Вечер Джоанна и Беренгария провели в обществе приора Уильяма, английского клирика, прибывшего в Утремер с целью основать госпиталь в честь святого мученика Томаса Кентерберийского. Уильям прибыл во время осады и заложил часовню за стенами, но теперь, когда Акра вновь перешла в руки христиан, надеялся переместить
Поэтому к моменту возвращения Джоанны и Беренгарии во дворец уже сгущались сумерки, и придворные рыцари добродушно ворчали, что их нагрузили покупками не хуже вьючных мулов.
Когда они вошли во внутренний двор, Анна и Алисия выбежали из двери навстречу.
— Где вас носило? — сердито спросила Анна. — Мы думали, вы уже никогда не вернетесь!

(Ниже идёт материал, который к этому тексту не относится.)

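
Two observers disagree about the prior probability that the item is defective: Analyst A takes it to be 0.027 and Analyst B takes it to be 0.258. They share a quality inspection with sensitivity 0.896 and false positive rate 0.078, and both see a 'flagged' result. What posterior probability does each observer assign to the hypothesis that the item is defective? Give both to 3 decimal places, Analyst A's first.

The likelihood ratio for a 'flagged' result is 0.896/0.078 = 11.487.
Analyst A: prior odds 0.027/0.973 = 0.027749; posterior odds 0.31876; posterior probability 0.242.
Analyst B: prior odds 0.258/0.742 = 0.34771; posterior odds 3.9942; posterior probability 0.800.

Analyst A: 0.242; Analyst B: 0.800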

— Мы предупредили, что не придем раньше вечерни, — ответила Беренгария несколько озадаченно, тогда как Джоанна посмотрела на девушек с внезапным подозрением. Те раскраснелись от возбуждения, у них явно было что-то на уме, и Джоанна надеялась, что это не очередная шалость. Скромница Алисия расцвела под руководством дерзкой Анны, и только за минувшую неделю обе удостаивались хорошей выволочки за то, что подложили мышь в постель леди Уракке, прохихикали всю утреннюю мессу, а также за утащенное с кухни и скормленное псам Джоанны жареное мясо.
— У нас для вас подарок. Но это сюрприз, поэтому сначала надо закрыть глаза, — объявила Анна, извлекая два заранее приготовленных шелковых шарфа.
Джоанна включилась в игру, но Беренгария воспротивилась.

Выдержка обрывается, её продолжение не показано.